Discovery Metals Closes First Tranche of C$25 Million Private Placement
June 01 2020 - 08:15AM
Discovery Metals Corp. (TSXV: DSV; OTCQX: DSVMF)
is pleased to announce that it has closed the first tranche of the
non-brokered private placement (the “Private Placement”) as
previously announced on May 18, 2020. The first tranche consists of
31,090,945 units (“Units”) at a price of C$0.55 per Unit for
aggregate proceeds of C$17,100,020. Each Unit is comprised of one
common share of Discovery (“Common Share”) and one half of one
Common Share purchase warrant, with each full warrant (a “Warrant”)

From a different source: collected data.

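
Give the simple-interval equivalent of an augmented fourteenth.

A7

Each octave removed subtracts seven from the number: 14 − 7 = 7.
Quality carries through unchanged, so the simple form is an augmented seventh.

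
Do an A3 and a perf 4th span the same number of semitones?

An augmented third spans 5 semitones, and a perfect fourth also spans 5 semitones — they're enharmonic.

Yes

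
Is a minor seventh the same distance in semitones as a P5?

A minor seventh spans 10 semitones; a perfect fifth spans 7 semitones. They differ by 3.

No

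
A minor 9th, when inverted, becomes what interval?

First reduce the compound minor ninth to its simple form, a minor second.
The rule of nine gives the new number: 9 − 2 = 7, so a second becomes a seventh.
And minor becomes major under inversion, so we get a major seventh.

major 7th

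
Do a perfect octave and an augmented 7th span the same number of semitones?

A perfect octave spans 12 semitones, and an augmented seventh also spans 12 semitones — they're enharmonic.

Yes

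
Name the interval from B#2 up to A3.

B to A spans seven letter names (B-C-D-E-F-G-A): a seventh.
B#2 to A3 spans 9 semitones — two semitones narrower than the major seventh (11) — giving a diminished seventh.

d7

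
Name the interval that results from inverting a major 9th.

First reduce the compound major ninth to its simple form, a major second.
Interval numbers invert to sum to nine: 2 + 7 = 9, so a second inverts to a seventh.
The quality also flips — major becomes minor — giving a minor seventh.

minor seventh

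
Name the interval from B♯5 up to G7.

B to G spans six letter names (B-C-D-E-F-G), plus an octave, so the interval is some kind of thirteenth.
B#5 to G7 spans 19 semitones — two semitones narrower than the major thirteenth (21) — giving a diminished thirteenth.
(Equivalently, a compound diminished sixth: a diminished sixth plus an octave.)

diminished 13th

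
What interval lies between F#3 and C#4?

F to C spans five letter names (F-G-A-B-C): a fifth.
F#3 to C#4 is 7 semitones, matching the perfect fifth exactly, so the quality is perfect.

perfect 5th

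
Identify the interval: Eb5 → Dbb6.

E to D spans seven letter names (E-F-G-A-B-C-D), so the interval is some kind of seventh.
A major seventh would be 11 semitones; Eb5 to Dbb6 is 9, two semitones narrower, so the interval is diminished.

d7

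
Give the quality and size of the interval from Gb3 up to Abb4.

m9

G to A spans two letter names (G-A), plus an octave: a ninth.
At 13 semitones, Gb3→Abb4 falls one short of a major ninth: minor.
(Equivalently, a compound minor second: a minor second plus an octave.)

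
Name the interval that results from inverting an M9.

First reduce the compound major ninth to its simple form, a major second.
Inverted interval numbers add to nine, so a second pairs with a seventh (2 + 7 = 9).
The quality also flips — major becomes minor — giving a minor seventh.

m7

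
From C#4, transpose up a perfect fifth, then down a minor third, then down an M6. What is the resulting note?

G#3

A perfect fifth up from C#4 is G#4.
A minor third down from G#4 is E#4.
A major sixth down from E#4 is G#3.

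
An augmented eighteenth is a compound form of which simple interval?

Subtracting seven from the interval number removes an octave: 18 − 14 = 4.
So an augmented eighteenth is 2 octaves plus an augmented fourth. The quality is unchanged.

augmented fourth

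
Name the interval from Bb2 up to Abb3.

B to A spans seven letter names (B-C-D-E-F-G-A) — that makes it a seventh of some quality.
The major seventh is 11 semitones; here we have 9, two semitones narrower: diminished.

diminished seventh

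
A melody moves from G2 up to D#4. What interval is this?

A12

G to D spans five letter names (G-A-B-C-D), plus an octave, so the interval is some kind of twelfth.
G2 to D#4 spans 20 semitones — one semitone wider than the perfect twelfth (19) — giving an augmented twelfth.
(Equivalently, a compound augmented fifth: an augmented fifth plus an octave.)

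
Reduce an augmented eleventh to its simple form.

A4

Each octave removed subtracts seven from the number: 11 − 7 = 4.
That makes an augmented eleventh a compound augmented fourth — an octave plus an augmented fourth.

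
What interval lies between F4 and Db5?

minor sixth

F to D spans six letter names (F-G-A-B-C-D) — that makes it a sixth of some quality.
A major sixth would be 9 semitones, but F4 to Db5 is 8 — one semitone narrower, making it a minor sixth.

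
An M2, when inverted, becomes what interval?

minor 7th

Interval numbers invert to sum to nine: 2 + 7 = 9, so a second inverts to a seventh.
The quality also flips — major becomes minor — giving a minor seventh.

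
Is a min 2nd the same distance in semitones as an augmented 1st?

Yes

Both span 1 semitone: a minor second and an augmented unison are the same chromatic distance.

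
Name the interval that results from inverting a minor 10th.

major sixth

First reduce the compound minor tenth to its simple form, a minor third.
The rule of nine gives the new number: 9 − 3 = 6, so a third becomes a sixth.
And minor becomes major under inversion, so we get a major sixth.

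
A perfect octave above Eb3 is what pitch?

Eb4

The letter stays E (same as the start), shifted an octave up.
Moving 12 semitones up from Eb3 (the size of a perfect octave) reaches Eb4.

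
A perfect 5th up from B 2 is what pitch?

Five letter names up from B: F.
A perfect fifth is 7 semitones; 7 semitones up from B2 gives F#3.

F-sharp 3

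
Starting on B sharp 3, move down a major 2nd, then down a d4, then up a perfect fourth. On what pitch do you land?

A double-sharp 3

Down a major second from B#3: A#3 (2 semitones down).
Down a diminished fourth from A#3: E##3 (4 semitones down).
A perfect fourth up from E##3 is A##3.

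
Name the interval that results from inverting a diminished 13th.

First reduce the compound diminished thirteenth to its simple form, a diminished sixth.
The rule of nine gives the new number: 9 − 6 = 3, so a sixth becomes a third.
The quality also flips — diminished becomes augmented — giving an augmented third.

augmented 3rd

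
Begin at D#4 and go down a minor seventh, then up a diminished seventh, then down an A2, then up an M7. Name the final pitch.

Bb4

A minor seventh down from D#4 is E#3.
E#3 up a diminished seventh → D4 (9 semitones).
An augmented second down from D4 is Cb4.
Cb4 up a major seventh → Bb4 (11 semitones).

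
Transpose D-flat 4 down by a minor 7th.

The seventh takes the letter from D down to E.
Moving 10 semitones down from Db4 (the size of a minor seventh) reaches Eb3.

E-flat 3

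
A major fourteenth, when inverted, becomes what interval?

minor 2nd

First reduce the compound major fourteenth to its simple form, a major seventh.
Interval numbers invert to sum to nine: 7 + 2 = 9, so a seventh inverts to a second.
Quality inverts too: major becomes minor. That makes the inversion a minor second.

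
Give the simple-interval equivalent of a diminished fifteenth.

Subtracting seven from the interval number removes an octave: 15 − 7 = 8.
That makes a diminished fifteenth a compound diminished octave — an octave plus a diminished octave.

d8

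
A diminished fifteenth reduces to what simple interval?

diminished 8th

Subtracting seven from the interval number removes an octave: 15 − 7 = 8.
So a diminished fifteenth is an octave plus a diminished octave. The quality is unchanged.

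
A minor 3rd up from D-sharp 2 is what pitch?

F-sharp 2

Counting three letter names up from D lands on F.
A minor third is 3 semitones; 3 semitones up from D#2 gives F#2.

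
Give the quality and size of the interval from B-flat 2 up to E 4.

B to E spans four letter names (B-C-D-E), plus an octave: an eleventh.
Bb2 to E4 spans 18 semitones — one semitone wider than the perfect eleventh (17) — giving an augmented eleventh.
(Equivalently, a compound augmented fourth: an augmented fourth plus an octave.)

augmented eleventh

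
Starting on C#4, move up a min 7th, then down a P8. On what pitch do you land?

B3

C#4 up a minor seventh → B4 (10 semitones).
B4 down a perfect octave → B3 (12 semitones).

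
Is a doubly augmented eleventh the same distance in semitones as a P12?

Yes

Both span 19 semitones: a doubly augmented eleventh and a perfect twelfth are the same chromatic distance.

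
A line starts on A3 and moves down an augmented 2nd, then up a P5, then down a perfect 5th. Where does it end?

Gb3

An augmented second down from A3 is Gb3.
Gb3 up a perfect fifth → Db4 (7 semitones).
Db4 down a perfect fifth → Gb3 (7 semitones).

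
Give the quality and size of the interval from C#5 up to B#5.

major seventh

C to B spans seven letter names (C-D-E-F-G-A-B), so the interval is some kind of seventh.
Counting semitones, C#5→B#5 is 11, which is the major seventh.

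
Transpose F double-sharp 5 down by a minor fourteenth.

G double-sharp 3

The fourteenth's letter: F down seven letter names plus an octave → G.
A minor fourteenth spans 22 semitones, so from F##5 the target pitch is G##3.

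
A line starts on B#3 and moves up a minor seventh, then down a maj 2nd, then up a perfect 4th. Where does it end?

C#5

B#3 up a minor seventh → A#4 (10 semitones).
A major second down from A#4 is G#4.
G#4 up a perfect fourth → C#5 (5 semitones).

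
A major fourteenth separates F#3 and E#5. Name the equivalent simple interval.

Each octave removed subtracts seven from the number: 14 − 7 = 7.
So a major fourteenth is an octave plus a major seventh. The quality is unchanged.

M7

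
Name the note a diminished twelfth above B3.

Five letters up from B (plus an octave) reaches F.
Moving 18 semitones up from B3 (the size of a diminished twelfth) reaches F5.

F5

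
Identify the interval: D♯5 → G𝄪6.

D to G spans four letter names (D-E-F-G), plus an octave: an eleventh.
The perfect eleventh is 17 semitones; here we have 18, one semitone wider: augmented.
(Equivalently, a compound augmented fourth: an augmented fourth plus an octave.)

A11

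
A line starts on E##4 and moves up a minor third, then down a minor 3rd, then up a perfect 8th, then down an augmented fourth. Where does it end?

B#4

A minor third up from E##4 is G##4.
G##4 down a minor third → E##4 (3 semitones).
E##4 up a perfect octave → E##5 (12 semitones).
An augmented fourth down from E##5 is B#4.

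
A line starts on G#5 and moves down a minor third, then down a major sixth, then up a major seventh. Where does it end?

G#5 down a minor third → E#5 (3 semitones).
E#5 down a major sixth → G#4 (9 semitones).
G#4 up a major seventh → F##5 (11 semitones).

F##5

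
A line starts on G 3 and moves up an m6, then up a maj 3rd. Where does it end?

A minor sixth up from G3 is Eb4.
Up a major third from Eb4: G4 (4 semitones up).

G 4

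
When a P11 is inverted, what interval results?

perfect 5th

First reduce the compound perfect eleventh to its simple form, a perfect fourth.
Inverted interval numbers add to nine, so a fourth pairs with a fifth (4 + 5 = 9).
The quality also flips — perfect stays perfect — giving a perfect fifth.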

exercisable at C$0.77 for a period of two years after the date of
issuance. Discovery intends to close a further C$7,899,980 in
subscriptions in a second tranche of the Private Placement, for an
aggregate total of C$25,000,000.
Mr. Eric Sprott, through 2176423 Ontario Ltd. (a
corporation which is beneficially owned by him), acquired
18,181,800 Units (composed of 18,181,800 Common Shares and
9,090,909 Warrants) in the Private Placement, for a total
investment of C$10,000,000. Prior to the closing of the Private
Placement, Mr. Sprott owned 44,610,111 Common shares of Discovery
representing 21.1% of the interest of Discovery on a non-diluted
basis. Through the purchase of Common Shares and Warrants in the
Private Placement, as of the closing of the first tranche and until
the closing of the second tranche of the Private Placement, Mr.
Sprott will own approximately 25.9% interest in Discovery on a
non-diluted basis and approximately 28.6% on a partially diluted
basis assuming the exercise of the Warrants owned by Mr. Sprott. A
copy of 2176423 Ontario Ltd.’s early warning report will appear on
Discovery’s profile on SEDAR and may also be obtained by calling
(416) 362-7172 (200 Bay Street, Suite 2600, Royal Bank Plaza, South
Tower, Toronto, Ontario, M5J 2J1).
Discovery has paid finders’ and advisory fees of
C$711,003 in cash and issued 373,636 finder warrants with an
exercise price of $0.55 and a two year expiry to certain arms’
length parties who introduced Discovery to investors in the first
tranche, in accordance with the policies of the TSX Venture
Exchange. The securities issued on closing of the Private Placement
are subject to a statutory hold period expiring four months and one
day after their date of issuance.
The proceeds of the Private Placement will be
used primarily to fund Discovery’s continuing exploration program
at its Cordero project and its Coahuila projects. A portion of the
proceeds will be used for general working capital purposes.
On Behalf of the Board of Directors,
Taj Singh, M.Eng,, P.Eng,, CPAPresident, Chief
Executive Officer, and Director
About DiscoveryDiscovery Metals
Corp. (TSX-V: DSV, OTCQX: DSVMF) is a Canadian exploration and
development company headquartered in Toronto, Canada, and focused
on historic mining districts in Mexico. Discovery’s flagship is its
100%-owned Cordero silver project in Chihuahua State, Mexico. The
35,000-hectare property covers a large district that hosts the
announced resource as well as numerous exploration targets for bulk
tonnage diatreme-hosted, porphyry-style, and carbonate replacement
deposits.
For further information contact:
Forbes Gemmell, CFA VP
Corporate Development & Investor Relations
forbes.gemmell@dsvmetals.com
Neither TSX Venture Exchange nor its Regulation Services
Provider (as that term is defined in policies of the TSX Venture
Exchange) accepts responsibility for the adequacy or accuracy of
this release.
This news release does not constitute an offer
to sell or a solicitation of an offer to buy nor shall there be any
sale of any of the securities in any jurisdiction in which such
offer, solicitation or sale would be unlawful, including any of the
securities in the United States of America. The securities have not
been and will not be registered under the United States Securities
Act of 1933, as amended (the “1933 Act”) or any state securities
laws and may not be offered or sold within the United States or to,
or for account or benefit of, U.S. Persons (as defined in
Regulation S under the 1933 Act) unless registered under the 1933
Act and applicable state securities laws, or an exemption from such
registration requirements is available.
Cautionary Note Regarding Forward-Looking
Statements
This news release may include forward-looking
statements that are subject to inherent risks and uncertainties.
All statements within this news release, other than statements of
historical fact, are to be considered forward looking. Although
Discovery believes the expectations expressed in such
forward-looking statements are based on reasonable assumptions,
such statements are not guarantees of future performance and actual
results or developments may differ materially from those described
in forward-looking statements. Factors that could cause actual
results to differ materially from those described in
forward-looking statements include fluctuations in market prices,
including metal prices, continued availability of capital and
financing, and general economic, market or business conditions.
There can be no assurances that such statements will prove accurate
and, therefore, readers are advised to rely on their own evaluation
of such uncertainties. There can be no assurance that the Private
Placement will close on the announced terms. Discovery does not
assume any obligation to update any forward-looking statements
except as required under applicable laws.